Police faced angry crowds in several other areas, particularly around Short Strand, the only Catholic enclave in otherwise Protestant east Belfast. There, rival crowds of youths traded salvos of bottles, bricks and golf balls over high security fences called "peace lines." Police advised motorists to avoid much of north and east Belfast to avoid becoming trapped in the mob violence.

Before the rioting began, Orange leaders marched to the Parades Commission headquarters and unfurled a banner that read, "We will not be defeated. No surrender."

While insisting they didn't want Protestants to attack police or Ardoyne Catholics, Orange leaders laid blame in advance for any bloodshed on the Parades Commission, a cross-community panel that since 1997 has restricted Orange marches from passing near Catholic communities.

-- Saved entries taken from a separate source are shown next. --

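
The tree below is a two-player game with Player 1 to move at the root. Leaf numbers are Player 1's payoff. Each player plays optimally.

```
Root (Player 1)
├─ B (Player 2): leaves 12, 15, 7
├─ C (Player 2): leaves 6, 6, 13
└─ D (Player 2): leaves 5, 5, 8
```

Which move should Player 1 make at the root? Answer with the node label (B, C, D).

B

B (Player 2): min(12, 15, 7) = 7
C (Player 2): min(6, 6, 13) = 6
D (Player 2): min(5, 5, 8) = 5
Root (Player 1): max(7, 6, 5) = 7
Player 1 picks the child with the highest value: B (value 7).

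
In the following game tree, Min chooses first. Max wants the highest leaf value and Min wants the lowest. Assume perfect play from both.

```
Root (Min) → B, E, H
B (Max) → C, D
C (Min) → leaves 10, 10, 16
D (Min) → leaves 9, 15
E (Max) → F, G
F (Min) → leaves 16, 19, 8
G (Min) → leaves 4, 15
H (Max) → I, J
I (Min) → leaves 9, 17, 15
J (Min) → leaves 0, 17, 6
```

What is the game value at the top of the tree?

8

C (Min): min(10, 10, 16) = 10
D (Min): min(9, 15) = 9
B (Max): max(10, 9) = 10
F (Min): min(16, 19, 8) = 8
G (Min): min(4, 15) = 4
E (Max): max(8, 4) = 8
I (Min): min(9, 17, 15) = 9
J (Min): min(0, 17, 6) = 0
H (Max): max(9, 0) = 9
Root (Min): min(10, 8, 9) = 8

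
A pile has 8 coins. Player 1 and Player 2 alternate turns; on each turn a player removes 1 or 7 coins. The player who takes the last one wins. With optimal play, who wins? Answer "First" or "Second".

Second

Compute winning (W) and losing (L) positions by backward induction:
i:   0  1  2  3  4  5  6  7  8
     L  W  L  W  L  W  L  W  L
Position 8 is L, so the second player wins.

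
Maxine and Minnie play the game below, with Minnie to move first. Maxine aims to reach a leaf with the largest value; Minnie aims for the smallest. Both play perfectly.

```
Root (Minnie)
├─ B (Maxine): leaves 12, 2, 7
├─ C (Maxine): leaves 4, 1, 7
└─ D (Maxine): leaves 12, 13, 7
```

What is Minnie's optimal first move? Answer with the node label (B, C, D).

B (Maxine): max(12, 2, 7) = 12
C (Maxine): max(4, 1, 7) = 7
D (Maxine): max(12, 13, 7) = 13
Root (Minnie): min(12, 7, 13) = 7
Minnie picks the child with the lowest value: C (value 7).

C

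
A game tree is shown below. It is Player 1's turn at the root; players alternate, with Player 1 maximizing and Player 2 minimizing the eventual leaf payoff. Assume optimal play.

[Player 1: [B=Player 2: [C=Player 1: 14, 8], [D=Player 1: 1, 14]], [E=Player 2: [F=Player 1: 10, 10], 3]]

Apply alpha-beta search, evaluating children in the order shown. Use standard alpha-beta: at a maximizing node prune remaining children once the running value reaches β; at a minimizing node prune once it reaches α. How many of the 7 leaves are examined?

6

C [α=-∞,β=+∞]: v=14
D [α=-∞,β=14]: v=14
B [α=-∞,β=+∞]: v=14
F [α=14,β=+∞]: v=10
E [α=14,β=+∞]: v=10 after child 1 ≤ α → α-cutoff, skip 1
Root [α=-∞,β=+∞]: v=14
Leaves evaluated: 6 of 7.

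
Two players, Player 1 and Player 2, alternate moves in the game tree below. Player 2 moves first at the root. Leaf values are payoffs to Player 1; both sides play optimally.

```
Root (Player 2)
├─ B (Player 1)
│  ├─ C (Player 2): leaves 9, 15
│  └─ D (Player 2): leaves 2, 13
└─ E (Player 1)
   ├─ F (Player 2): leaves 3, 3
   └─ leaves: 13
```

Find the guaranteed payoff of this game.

C (Player 2): min(9, 15) = 9
D (Player 2): min(2, 13) = 2
B (Player 1): max(9, 2) = 9
F (Player 2): min(3, 3) = 3
E (Player 1): max(3, 13) = 13
Root (Player 2): min(9, 13) = 9

9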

"The Parades Commission are showing that violence pays. By their actions they've created this crisis," said the Rev. Mervyn Gibson, the Orange Order's chaplain and a former police officer.

When asked whether Protestants should respect the Parades Commission's legal authority, Gibson said no.

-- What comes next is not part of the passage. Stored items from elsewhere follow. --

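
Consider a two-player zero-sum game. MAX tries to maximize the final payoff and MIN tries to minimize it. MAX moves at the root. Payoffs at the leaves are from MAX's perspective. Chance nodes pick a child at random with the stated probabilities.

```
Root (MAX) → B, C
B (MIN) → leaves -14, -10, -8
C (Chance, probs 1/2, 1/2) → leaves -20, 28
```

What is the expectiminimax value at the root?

B (MIN): min(-14, -10, -8) = -14
C (Chance): 1/2·-20 + 1/2·28 = 4
Root (MAX): max(-14, 4) = 4

4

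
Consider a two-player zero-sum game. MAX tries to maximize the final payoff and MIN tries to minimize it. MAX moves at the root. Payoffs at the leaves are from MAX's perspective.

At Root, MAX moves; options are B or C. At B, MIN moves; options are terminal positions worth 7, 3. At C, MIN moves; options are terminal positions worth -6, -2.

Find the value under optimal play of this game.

3

B (MIN): min(7, 3) = 3
C (MIN): min(-6, -2) = -6
Root (MAX): max(3, -6) = 3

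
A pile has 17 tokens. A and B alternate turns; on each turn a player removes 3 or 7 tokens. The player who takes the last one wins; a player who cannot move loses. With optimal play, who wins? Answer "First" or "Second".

Positions where the player to move wins (W) vs loses (L):
i:   0  1  2  3  4  5  6  7  8  9 10 11 12 13 14 15 16 17
     L  L  L  W  W  W  L  W  W  W  L  L  L  W  W  W  L  W
Position 17 is W, so the first player wins.

First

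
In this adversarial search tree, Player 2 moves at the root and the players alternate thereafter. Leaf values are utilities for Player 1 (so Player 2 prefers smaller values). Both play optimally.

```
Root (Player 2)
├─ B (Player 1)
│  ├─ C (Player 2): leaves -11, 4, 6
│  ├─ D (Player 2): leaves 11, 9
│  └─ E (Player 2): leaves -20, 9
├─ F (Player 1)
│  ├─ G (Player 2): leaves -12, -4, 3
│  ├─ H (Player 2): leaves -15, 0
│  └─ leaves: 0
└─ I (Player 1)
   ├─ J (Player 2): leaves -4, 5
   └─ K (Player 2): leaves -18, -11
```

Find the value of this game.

-4

C (Player 2): min(-11, 4, 6) = -11
D (Player 2): min(11, 9) = 9
E (Player 2): min(-20, 9) = -20
B (Player 1): max(-11, 9, -20) = 9
G (Player 2): min(-12, -4, 3) = -12
H (Player 2): min(-15, 0) = -15
F (Player 1): max(-12, -15, 0) = 0
J (Player 2): min(-4, 5) = -4
K (Player 2): min(-18, -11) = -18
I (Player 1): max(-4, -18) = -4
Root (Player 2): min(9, 0, -4) = -4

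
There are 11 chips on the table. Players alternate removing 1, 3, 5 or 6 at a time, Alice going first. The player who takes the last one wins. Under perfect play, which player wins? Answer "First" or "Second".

W/L table (W = player to move can force a win):
i:   0  1  2  3  4  5  6  7  8  9 10 11
     L  W  L  W  L  W  W  W  W  W  W  L
Position 11 is L, so the second player wins.

Second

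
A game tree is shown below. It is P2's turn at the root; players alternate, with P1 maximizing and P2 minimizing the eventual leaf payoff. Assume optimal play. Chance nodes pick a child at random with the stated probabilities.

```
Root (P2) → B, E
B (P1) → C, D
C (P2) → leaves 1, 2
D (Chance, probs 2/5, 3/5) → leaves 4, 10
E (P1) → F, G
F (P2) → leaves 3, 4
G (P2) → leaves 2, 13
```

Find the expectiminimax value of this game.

C (P2): min(1, 2) = 1
D (Chance): 2/5·4 + 3/5·10 = 7.6
B (P1): max(1, 7.6) = 7.6
F (P2): min(3, 4) = 3
G (P2): min(2, 13) = 2
E (P1): max(3, 2) = 3
Root (P2): min(7.6, 3) = 3

3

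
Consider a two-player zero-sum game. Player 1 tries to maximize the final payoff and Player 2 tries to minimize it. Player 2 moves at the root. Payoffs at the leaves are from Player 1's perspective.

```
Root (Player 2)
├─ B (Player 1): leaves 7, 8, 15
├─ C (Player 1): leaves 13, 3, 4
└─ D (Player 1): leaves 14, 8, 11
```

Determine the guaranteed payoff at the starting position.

13

B (Player 1): max(7, 8, 15) = 15
C (Player 1): max(13, 3, 4) = 13
D (Player 1): max(14, 8, 11) = 14
Root (Player 2): min(15, 13, 14) = 13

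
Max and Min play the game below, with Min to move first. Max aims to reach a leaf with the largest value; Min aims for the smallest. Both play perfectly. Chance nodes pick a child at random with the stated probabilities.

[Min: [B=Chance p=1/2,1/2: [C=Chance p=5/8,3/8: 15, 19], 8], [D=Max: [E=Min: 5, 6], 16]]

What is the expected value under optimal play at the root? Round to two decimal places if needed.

C (Chance): 5/8·15 + 3/8·19 = 16.5
B (Chance): 1/2·16.5 + 1/2·8 = 12.25
E (Min): min(5, 6) = 5
D (Max): max(5, 16) = 16
Root (Min): min(12.25, 16) = 12.25

12.25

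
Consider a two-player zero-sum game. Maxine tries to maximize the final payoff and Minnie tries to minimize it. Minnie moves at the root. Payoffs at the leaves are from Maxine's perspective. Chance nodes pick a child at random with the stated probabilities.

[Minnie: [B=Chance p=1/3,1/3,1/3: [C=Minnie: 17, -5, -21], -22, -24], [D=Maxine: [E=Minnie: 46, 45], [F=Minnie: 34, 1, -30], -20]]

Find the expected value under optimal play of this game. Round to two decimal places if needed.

-22.33

C (Minnie): min(17, -5, -21) = -21
B (Chance): 1/3·-21 + 1/3·-22 + 1/3·-24 = -22.33
E (Minnie): min(46, 45) = 45
F (Minnie): min(34, 1, -30) = -30
D (Maxine): max(45, -30, -20) = 45
Root (Minnie): min(-22.33, 45) = -22.33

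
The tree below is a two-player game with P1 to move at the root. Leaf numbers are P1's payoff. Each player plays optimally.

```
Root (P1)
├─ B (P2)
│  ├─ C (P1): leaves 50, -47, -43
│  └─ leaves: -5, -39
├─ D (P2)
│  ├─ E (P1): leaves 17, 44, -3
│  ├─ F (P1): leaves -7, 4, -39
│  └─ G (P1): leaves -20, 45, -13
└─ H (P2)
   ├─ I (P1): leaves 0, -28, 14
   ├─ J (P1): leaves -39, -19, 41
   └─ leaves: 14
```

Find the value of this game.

C (P1): max(50, -47, -43) = 50
B (P2): min(50, -5, -39) = -39
E (P1): max(17, 44, -3) = 44
F (P1): max(-7, 4, -39) = 4
G (P1): max(-20, 45, -13) = 45
D (P2): min(44, 4, 45) = 4
I (P1): max(0, -28, 14) = 14
J (P1): max(-39, -19, 41) = 41
H (P2): min(14, 41, 14) = 14
Root (P1): max(-39, 4, 14) = 14

14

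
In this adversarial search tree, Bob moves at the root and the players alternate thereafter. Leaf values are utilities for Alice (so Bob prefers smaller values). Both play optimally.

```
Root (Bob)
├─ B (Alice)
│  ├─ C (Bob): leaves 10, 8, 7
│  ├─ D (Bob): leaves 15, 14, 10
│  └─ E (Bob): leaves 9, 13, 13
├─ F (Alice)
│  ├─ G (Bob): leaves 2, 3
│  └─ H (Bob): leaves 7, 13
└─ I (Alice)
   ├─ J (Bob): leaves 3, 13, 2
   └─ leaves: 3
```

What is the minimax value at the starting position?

C (Bob): min(10, 8, 7) = 7
D (Bob): min(15, 14, 10) = 10
E (Bob): min(9, 13, 13) = 9
B (Alice): max(7, 10, 9) = 10
G (Bob): min(2, 3) = 2
H (Bob): min(7, 13) = 7
F (Alice): max(2, 7) = 7
J (Bob): min(3, 13, 2) = 2
I (Alice): max(2, 3) = 3
Root (Bob): min(10, 7, 3) = 3

3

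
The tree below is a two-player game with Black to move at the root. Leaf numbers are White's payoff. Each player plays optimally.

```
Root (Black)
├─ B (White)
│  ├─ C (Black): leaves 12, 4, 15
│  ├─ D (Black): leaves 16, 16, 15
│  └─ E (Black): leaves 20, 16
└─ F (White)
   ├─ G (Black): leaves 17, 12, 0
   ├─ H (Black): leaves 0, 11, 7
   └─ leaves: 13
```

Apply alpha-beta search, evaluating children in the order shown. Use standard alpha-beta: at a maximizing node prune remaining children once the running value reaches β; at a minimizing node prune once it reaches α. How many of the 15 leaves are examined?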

"We cannot accept something that is so deliberately stacked against us. This is not about 300 yards of road. This is people trying to get home," he said.

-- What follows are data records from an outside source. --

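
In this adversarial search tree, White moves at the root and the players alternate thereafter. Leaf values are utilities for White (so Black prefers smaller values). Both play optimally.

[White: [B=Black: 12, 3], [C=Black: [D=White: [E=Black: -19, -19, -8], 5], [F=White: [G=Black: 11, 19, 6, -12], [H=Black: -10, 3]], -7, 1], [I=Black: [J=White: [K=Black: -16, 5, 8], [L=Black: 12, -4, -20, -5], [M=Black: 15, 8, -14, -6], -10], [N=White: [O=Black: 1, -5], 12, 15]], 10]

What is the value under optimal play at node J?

-10

K: min(-16, 5, 8) = -16
L: min(12, -4, -20, -5) = -20
M: min(15, 8, -14, -6) = -14
J: max(-16, -20, -14, -10) = -10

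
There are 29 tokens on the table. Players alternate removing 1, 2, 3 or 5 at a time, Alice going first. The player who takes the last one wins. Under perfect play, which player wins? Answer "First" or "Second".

First

Mark each pile size as W (mover wins) or L (mover loses):
i:   0  1  2  3  4  5  6  7  8  9 10 11 12 13 14 15 16 17 18 19 20 21 22 23 24 25 26 27 28 29
     L  W  W  W  L  W  W  W  L  W  W  W  L  W  W  W  L  W  W  W  L  W  W  W  L  W  W  W  L  W
Position 29 is W, so the first player wins.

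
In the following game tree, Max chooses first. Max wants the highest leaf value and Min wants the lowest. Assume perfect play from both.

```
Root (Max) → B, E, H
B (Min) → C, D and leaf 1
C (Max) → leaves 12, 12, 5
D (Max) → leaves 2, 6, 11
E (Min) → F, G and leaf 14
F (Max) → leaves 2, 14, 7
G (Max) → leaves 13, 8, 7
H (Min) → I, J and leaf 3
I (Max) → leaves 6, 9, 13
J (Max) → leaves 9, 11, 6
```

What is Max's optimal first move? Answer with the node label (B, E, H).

C (Max): max(12, 12, 5) = 12
D (Max): max(2, 6, 11) = 11
B (Min): min(12, 11, 1) = 1
F (Max): max(2, 14, 7) = 14
G (Max): max(13, 8, 7) = 13
E (Min): min(14, 13, 14) = 13
I (Max): max(6, 9, 13) = 13
J (Max): max(9, 11, 6) = 11
H (Min): min(13, 11, 3) = 3
Root (Max): max(1, 13, 3) = 13
Max picks the child with the highest value: E (value 13).

E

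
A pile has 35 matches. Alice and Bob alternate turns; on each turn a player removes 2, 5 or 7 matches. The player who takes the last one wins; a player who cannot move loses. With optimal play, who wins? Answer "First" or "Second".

Second

i:   0  1  2  3  4  5  6  7  8  9 10 11 12 13 14 15 16 17 18 19 20 21 22 23 24 25 26 27 28 29 30 31 32 33 34 35
     L  L  W  W  L  W  W  W  W  W  L  W  W  L  L  W  W  W  W  W  W  W  L  L  W  W  L  W  W  W  W  W  L  W  W  L
Position 35 is L, so the second player wins.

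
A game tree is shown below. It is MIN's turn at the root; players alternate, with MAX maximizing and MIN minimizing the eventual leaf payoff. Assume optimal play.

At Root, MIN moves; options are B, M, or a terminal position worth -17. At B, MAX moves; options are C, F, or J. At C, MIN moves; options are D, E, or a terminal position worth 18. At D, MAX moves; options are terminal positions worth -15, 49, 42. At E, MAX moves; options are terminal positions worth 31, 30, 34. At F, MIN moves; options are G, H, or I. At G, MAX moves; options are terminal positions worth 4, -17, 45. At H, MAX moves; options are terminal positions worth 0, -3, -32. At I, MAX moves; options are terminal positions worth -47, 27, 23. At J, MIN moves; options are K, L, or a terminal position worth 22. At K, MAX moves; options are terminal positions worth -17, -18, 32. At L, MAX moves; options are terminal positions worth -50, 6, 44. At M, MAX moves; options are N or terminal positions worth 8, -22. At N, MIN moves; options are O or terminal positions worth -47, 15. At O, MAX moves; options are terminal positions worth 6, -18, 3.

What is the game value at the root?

-17

D (MAX): max(-15, 49, 42) = 49
E (MAX): max(31, 30, 34) = 34
C (MIN): min(49, 34, 18) = 18
G (MAX): max(4, -17, 45) = 45
H (MAX): max(0, -3, -32) = 0
I (MAX): max(-47, 27, 23) = 27
F (MIN): min(45, 0, 27) = 0
K (MAX): max(-17, -18, 32) = 32
L (MAX): max(-50, 6, 44) = 44
J (MIN): min(32, 44, 22) = 22
B (MAX): max(18, 0, 22) = 22
O (MAX): max(6, -18, 3) = 6
N (MIN): min(6, -47, 15) = -47
M (MAX): max(-47, 8, -22) = 8
Root (MIN): min(22, 8, -17) = -17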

Catholic leaders accused Orangemen of violating a series of Parades Commission restrictions during morning parades through Belfast.

They noted that some of the order's accompanying bands of fife and drum -- called "kick the pope bands" by both sides in a candid admission of their intention to irritate the Irish side -- ignored orders not to play overtly sectarian tunes as they passed an inner-city Catholic church, a venue for previous street fights.

Bands similarly ignored those instructions as they passed the church again in the evening. Accompanying crowds chanted anti-Catholic songs.

And Protestant supporters of the marchers temporarily overwhelmed police units at the area, sprinting around them as flak-jacketed officers on foot shouted "Cordon! Cordon!" in a failed bid to keep the Protestants from running into nearby Catholic areas and throwing rocks at the windows of homes.

"The Twelfth" commemorates the July 12, 1690, triumph of Protestant King William of Orange against the Catholic he dethroned, James II, in the Battle of the Boyne south of Belfast.

The Orange Order, founded in 1795 as a force for uniting disparate Protestant denominations under one anti-Catholic banner, was instrumental in creating Northern Ireland in 1921 shortly before the predominantly Catholic rest of Ireland won independence from Britain.

Catholic clashes with police over Protestant marches triggered the rise of Northern Ireland's modern conflict in 1969. The issue has defied resolution despite a two-decade peace process that has delivered paramilitary cease-fires, British military withdrawals, police reform and a stable Catholic-Protestant government.

Friday's parades attracted unusually heavy crowds, reflecting exceptional sunshine on what was the hottest day of the year. Among the Belfast spectators, many bedecked in Union Jack-patterned hats and sunglasses, was a sleeping infant bearing a bib that read, "My 1st Twelfth."